TLDR: it's overbuilt, but that's fine. Spend a tiny amount more (or not even) and take advantage of the overbuilding.
Close enough for horseshoes
On #1, reducing the lugs is fine. They make inline lugs, get ones made for 4/0 then knock it down to whatever will fit on the supply breaker in your main panel. It must be at least #1 Al, because that is the minimum wire size for 100A.
This is not reducing fat wire. This is up-sizing correct size wire. Up-sizing is always allowed.
Anyway, there may be another approach here.
On #2, you don't need another shutoff switch on the outside of the house.
Conduit until it's at-depth and then direct burial is fine, provided a) the wire is listed for direct burial and b) the depth is sufficient for direct burial. The depth is 24" of cover overhead, not 24" of trench depth. If the trench isn't deep enough, the day can be saved with conduit: most conduit needs 18” depth, and Rigid/IMC conduit only needs 6" (12" under vehicle routes).
The selection of aluminum wire is dead nuts perfect. 4/0 aluminum was a conservative choice and it isn't wrong. And there's a fourth ground wire in there, right?
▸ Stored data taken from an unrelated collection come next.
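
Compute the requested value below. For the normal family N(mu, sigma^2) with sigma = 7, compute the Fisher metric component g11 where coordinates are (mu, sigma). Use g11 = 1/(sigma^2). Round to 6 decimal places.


For the 2-parameter normal family, the Fisher metric has:
  g11 = 1/sigma^2, g22 = 2/sigma^2.
sigma = 7, sigma^2 = 49.
g11 = 0.020408

0.020408


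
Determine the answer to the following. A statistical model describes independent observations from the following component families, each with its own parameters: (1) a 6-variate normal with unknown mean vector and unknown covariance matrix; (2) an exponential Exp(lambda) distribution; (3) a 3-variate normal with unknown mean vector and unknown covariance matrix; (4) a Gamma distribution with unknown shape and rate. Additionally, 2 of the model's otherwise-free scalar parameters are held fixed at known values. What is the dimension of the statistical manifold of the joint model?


The dimension of a statistical manifold equals the number of free
(independent) real parameters of the model. For a product of independent
blocks the parameter counts add.
- 6-variate normal: 6 (mean) + 6*7/2 = 21 (symmetric covariance) = 27.
- exponential (lambda): 1.
- 3-variate normal: 3 (mean) + 3*4/2 = 6 (symmetric covariance) = 9.
- Gamma (shape, rate): 2.
Total = 27 + 1 + 9 + 2 = 39.
2 parameter(s) fixed at known values: 39 - 2 = 37.
Dimension = 37

37


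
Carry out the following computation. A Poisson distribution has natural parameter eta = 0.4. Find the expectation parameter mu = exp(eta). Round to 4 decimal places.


Expectation parameter for Poisson exponential family:
mu = exp(eta).
eta = 0.4.
mu = exp(0.4) = 1.4918

1.4918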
The choice of 100A main-breaker subpanel isn't wrong, just cheap, and creates an unncessary problem that could cost more than it saves.
Here's what I don't like
Stock advice is to bump two numerical sizes for every full 120' of length. However this is based on your actual, expected daily current draw, not your breaker rating. As an example, if you expected to draw 40A routinely, that's #6 Al, so you need 2 bumps, giving #2 Al. This bump is not required by Code. At all. Separately from that, Code requires a size based on breaker rating, #1 Al for 100A. Final answer #1 Al.
The usual mistake here is to bump based on breaker rating instead of actual usage, and to treat the bump as inflexible when it's not. I would have preferred your friend have a conversation about your actual expected usage. But this is one of those "nobody ever got fired for buying IBM" deals, it's not like he gave you bad advice. And you are stuck with it, so let's work backwards.
Code will allow 200A on 4/0 Al wire. So as far as Code is concerned, you can breaker this run for a full 200A. "Advice" says 4 bumps for 250', so unbumping, we get #1 Al, so your voltage drop will be trivial until you're pulling more than 100A.
Subpanels don't need main breakers, a main-lug panel will suffice. Subpanels in outbuildings need main shut-off switches. And the cheapest way to get that is to use a main-breaker panel. The breaker size doesn't matter because it is only a shut-off switch.
"Help! I am out of panel spaces!" Is the #1 panel complaint we get around here. It is a very expensive problem. The cheap person who specced the poster's original panel did not ever foresee their desire for hot tub, extra kitchen circuits, GFCI/AFCI requirement preventing use of double-stuff breakers, electric car, nicer table saw, generator/interlock, tankless water heater, Code changes -- whatever, it's always something.
Because of that, we are quick to advise to think BIG when speccing a panel. Big panels come with big main breakers, 100A implies a small-ish panel.
What about the cost difference for a bigger panel? Not that much, and it's a net win, because you don't need to buy 3 of these things since a 200A panel will, obviously, take 4/0 wire directly.
So I strongly recommend to get a 200A subpanel. This neatly solves 3 problems:
- will allow you to up-breaker this circuit to its true capacity later
- the 4/0 wire will fit just fine on this breaker without expensive couplers
- good room for expansion
Now let's flip it around to the main panel. This cable, if not downsized, can be breakered as high as 200A. A larger breaker will solve the "4/0 won't fit on breaker" problem. If your main's main breaker is 200A, you do not need a breaker at all because the main breaker provides the required protection. So if your main panel has thru lugs or a place to lug between main breaker and main panel, you could be all set. Or talk to your electrical supply house about a "lug breaker" that snaps into breaker spaces and provides plain lugs. The only gotcha about thru-lugging is you would not be able to turn off the run to the shed without shutting off the whole house.